I’m a nosy neighbour. I used to walk through a fly tipping hot-spot called Lamlash Street to the shops at Elephant, and it seemed a real waste of space, which I thought could be an amazing garden… That’s how Lamlash Street became Lamlash Garden. Although I’ve lived here for 15 years, I’m a relative newbie – the family of one neighbour has lived on the street for 99 years, and his aunt used to live in my flat! There’s an amazing sense of history here, which is easy to forget unless you cherish it.
One of the nicest things about Lamlash Garden was that we created a social space where people would stop and talk, and the idea of the Castle Place Project, to create a neighbourhood hub, with a community centre, new gardens, artists’ studios and work spaces, evolved from that. One of the proposed sites, formerly known as Castle Place, was a timber yard until the 1950s – the Edwardian apartments on Elliott’s Row were built to house its workers. What a great story, and wouldn’t it be amazing to revive that tradition in our neighbourhood! So the Castle Place Project is a response to the massive Regeneration in the area – small-scale and slightly off-pitch, lively and dynamic, respectful of the past and an asset to the future – a real local treasure.
The people behind Sustainable Bankside have managed to secure some space on Sumner Street, a stone’s throw from the Tate Modern. Their drive is to secure the future of the thriving sustainable food movement in the capital by creating a platform for sustainable start-ups to work alongside each other, and provide much needed affordable space.
They also hope to embark on an education programme that will see over 20 events per year dedicated to sustainable food, along with the development of a dedicated community space.
I’m sure a decent meal may make an appearance here and there too…
Fat Macy’s gives homeless Londoners living in temporary accommodation the opportunity to gain work experience & save for their own homes. But now they want to go one step further and open their own restaurant!
With homelessness on the rise across the UK (but particularly in London) initiatives like Fat Macy’s are more important than ever. They create a direct pathway from hostel to home: from in-hostel training, to work experience at our supper club events.
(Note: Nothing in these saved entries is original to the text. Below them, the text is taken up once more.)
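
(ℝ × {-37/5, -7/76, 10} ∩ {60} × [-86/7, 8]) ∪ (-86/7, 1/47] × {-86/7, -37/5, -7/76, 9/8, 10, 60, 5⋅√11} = ({60} × {-37/5, -7/76}) ∪ ((-86/7, 1/47] × {-86/7, -37/5, -7/76, 9/8, 10, 60, 5⋅√11})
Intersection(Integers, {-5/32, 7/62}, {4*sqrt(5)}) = EmptySet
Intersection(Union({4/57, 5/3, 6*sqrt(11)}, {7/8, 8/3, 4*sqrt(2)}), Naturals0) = EmptySet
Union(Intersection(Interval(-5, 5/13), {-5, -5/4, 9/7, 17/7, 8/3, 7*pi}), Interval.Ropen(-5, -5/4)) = Interval(-5, -5/4)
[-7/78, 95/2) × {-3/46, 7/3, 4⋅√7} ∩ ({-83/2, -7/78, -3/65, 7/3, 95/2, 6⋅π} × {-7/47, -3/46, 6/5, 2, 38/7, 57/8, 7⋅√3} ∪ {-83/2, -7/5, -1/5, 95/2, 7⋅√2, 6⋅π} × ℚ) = ({-7/78, -3/65, 7/3, 6⋅π} × {-3/46}) ∪ ({7⋅√2, 6⋅π} × {-3/46, 7/3})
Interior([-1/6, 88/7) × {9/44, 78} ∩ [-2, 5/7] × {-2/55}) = ∅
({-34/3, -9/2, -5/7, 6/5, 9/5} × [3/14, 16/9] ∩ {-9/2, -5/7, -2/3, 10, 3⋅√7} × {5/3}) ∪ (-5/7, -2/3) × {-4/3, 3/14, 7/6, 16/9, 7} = ({-9/2, -5/7} × {5/3}) ∪ ((-5/7, -2/3) × {-4/3, 3/14, 7/6, 16/9, 7})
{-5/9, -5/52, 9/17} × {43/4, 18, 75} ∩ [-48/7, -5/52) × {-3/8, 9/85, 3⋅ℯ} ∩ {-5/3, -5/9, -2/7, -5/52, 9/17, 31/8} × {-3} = ∅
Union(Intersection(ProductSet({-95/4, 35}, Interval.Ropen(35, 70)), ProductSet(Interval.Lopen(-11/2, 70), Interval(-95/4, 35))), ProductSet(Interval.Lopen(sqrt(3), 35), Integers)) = ProductSet(Interval.Lopen(sqrt(3), 35), Integers)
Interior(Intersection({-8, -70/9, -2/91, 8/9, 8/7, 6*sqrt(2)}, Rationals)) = EmptySet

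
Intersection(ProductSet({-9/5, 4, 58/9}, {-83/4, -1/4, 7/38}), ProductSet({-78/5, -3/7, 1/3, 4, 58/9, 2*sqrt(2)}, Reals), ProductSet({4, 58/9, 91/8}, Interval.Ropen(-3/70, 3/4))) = ProductSet({4, 58/9}, {7/38})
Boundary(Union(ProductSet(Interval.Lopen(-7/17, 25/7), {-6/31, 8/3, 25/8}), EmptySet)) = ProductSet(Interval(-7/17, 25/7), {-6/31, 8/3, 25/8})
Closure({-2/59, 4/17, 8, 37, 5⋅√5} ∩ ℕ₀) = {8, 37}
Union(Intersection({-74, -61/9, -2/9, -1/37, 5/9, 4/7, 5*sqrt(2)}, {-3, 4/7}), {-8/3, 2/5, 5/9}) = {-8/3, 2/5, 5/9, 4/7}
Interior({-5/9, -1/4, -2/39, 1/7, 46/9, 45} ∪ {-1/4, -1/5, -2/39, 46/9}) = ∅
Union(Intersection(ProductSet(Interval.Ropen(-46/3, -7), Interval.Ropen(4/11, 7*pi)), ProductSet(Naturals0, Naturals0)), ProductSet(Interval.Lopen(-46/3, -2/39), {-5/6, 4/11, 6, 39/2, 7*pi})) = ProductSet(Interval.Lopen(-46/3, -2/39), {-5/6, 4/11, 6, 39/2, 7*pi})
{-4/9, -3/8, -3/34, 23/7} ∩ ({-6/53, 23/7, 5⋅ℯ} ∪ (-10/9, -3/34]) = {-4/9, -3/8, -3/34, 23/7}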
Those who volunteer over 150 hours are eligible to apply for a housing deposit grant to move into their own flat.
But now they need your help to secure a permanent home.
Southwark is home to the one of largest Latin American populations in the capital, many of who are now facing an uncertain time as the long-standing commercial areas dominated by Latin Americans around Elephant and Castle Shopping centre are under threat.
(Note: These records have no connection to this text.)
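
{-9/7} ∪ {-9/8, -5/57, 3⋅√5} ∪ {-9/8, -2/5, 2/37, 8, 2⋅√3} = {-9/7, -9/8, -2/5, -5/57, 2/37, 8, 2⋅√3, 3⋅√5}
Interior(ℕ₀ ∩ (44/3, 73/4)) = ∅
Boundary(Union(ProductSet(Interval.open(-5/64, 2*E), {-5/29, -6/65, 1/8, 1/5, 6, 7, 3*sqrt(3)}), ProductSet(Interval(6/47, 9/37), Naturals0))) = Union(ProductSet(Interval(-5/64, 2*E), {-5/29, -6/65, 1/8, 1/5, 6, 7, 3*sqrt(3)}), ProductSet(Interval(6/47, 9/37), Naturals0))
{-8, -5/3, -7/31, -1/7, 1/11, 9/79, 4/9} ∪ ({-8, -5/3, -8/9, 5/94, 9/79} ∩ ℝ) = {-8, -5/3, -8/9, -7/31, -1/7, 5/94, 1/11, 9/79, 4/9}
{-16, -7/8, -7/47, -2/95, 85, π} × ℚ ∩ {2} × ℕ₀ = ∅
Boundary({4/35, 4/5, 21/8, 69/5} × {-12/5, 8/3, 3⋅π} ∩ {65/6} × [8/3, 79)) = ∅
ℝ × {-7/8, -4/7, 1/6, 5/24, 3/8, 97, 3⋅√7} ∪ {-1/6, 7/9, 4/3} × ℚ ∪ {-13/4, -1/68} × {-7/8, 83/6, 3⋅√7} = ({-1/6, 7/9, 4/3} × ℚ) ∪ ({-13/4, -1/68} × {-7/8, 83/6, 3⋅√7}) ∪ (ℝ × {-7/8, -4/7, 1/6, 5/24, 3/8, 97, 3⋅√7})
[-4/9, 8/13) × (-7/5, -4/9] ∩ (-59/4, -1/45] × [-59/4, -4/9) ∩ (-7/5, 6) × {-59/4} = ∅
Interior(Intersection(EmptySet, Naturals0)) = EmptySet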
But there is a glimmer of hope brought to us by the people behind Carnaval del Pueblo in their attempts to establish a piece of Latin America on East Street in Walworth.
With the launch community spaces in East Street they hope to pioneer a regeneration of the area with the introduction of a cafe, workshops and events around the Latin American culture.
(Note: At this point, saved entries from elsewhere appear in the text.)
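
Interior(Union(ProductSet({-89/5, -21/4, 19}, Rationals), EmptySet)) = EmptySet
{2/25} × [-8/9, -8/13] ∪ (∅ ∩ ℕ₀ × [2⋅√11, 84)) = {2/25} × [-8/9, -8/13]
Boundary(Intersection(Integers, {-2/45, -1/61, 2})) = {2}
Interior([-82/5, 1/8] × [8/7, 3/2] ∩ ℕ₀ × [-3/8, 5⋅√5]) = ∅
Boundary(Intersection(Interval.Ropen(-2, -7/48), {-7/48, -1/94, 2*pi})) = EmptySet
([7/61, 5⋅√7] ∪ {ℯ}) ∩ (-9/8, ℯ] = [7/61, ℯ]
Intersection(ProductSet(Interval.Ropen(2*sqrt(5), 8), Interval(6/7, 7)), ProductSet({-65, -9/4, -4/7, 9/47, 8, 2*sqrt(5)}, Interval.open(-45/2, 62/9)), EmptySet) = EmptySet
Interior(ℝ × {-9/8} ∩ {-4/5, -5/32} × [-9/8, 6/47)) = ∅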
The controversy surrounding Southwark’s council’s plans for the Riverside Centre hasn’t stopped the Camden Society developing plans to create a garden and art studio for people with learning disabilities on their patch.
Around 90 people with a learning disability come to The Riverside each day and, with the imminent closure of their other centre, this is only set to increase. The Riverside is a social hub, learning centre, safe space & invaluable resource.
Currently, the car park is an under-used, uninspiring resource that’s crying out for a new use.
Most of you will have heard about the events of one fateful day in 2013 where fire ravaged Walworth Town Hall. As a result the neighbouring Newington Library became vacant – a terrible waste for the local community.
In a recent development the Art Academy has been offered the use of the space by Southwark council, where they plan to host art courses, talks, exhibitions and events to get the local community “activated by the power of creativity.”
In order to do so some basic capital works need to take place to bring the building up to scratch. It doesn’t even have Wi-Fi yet!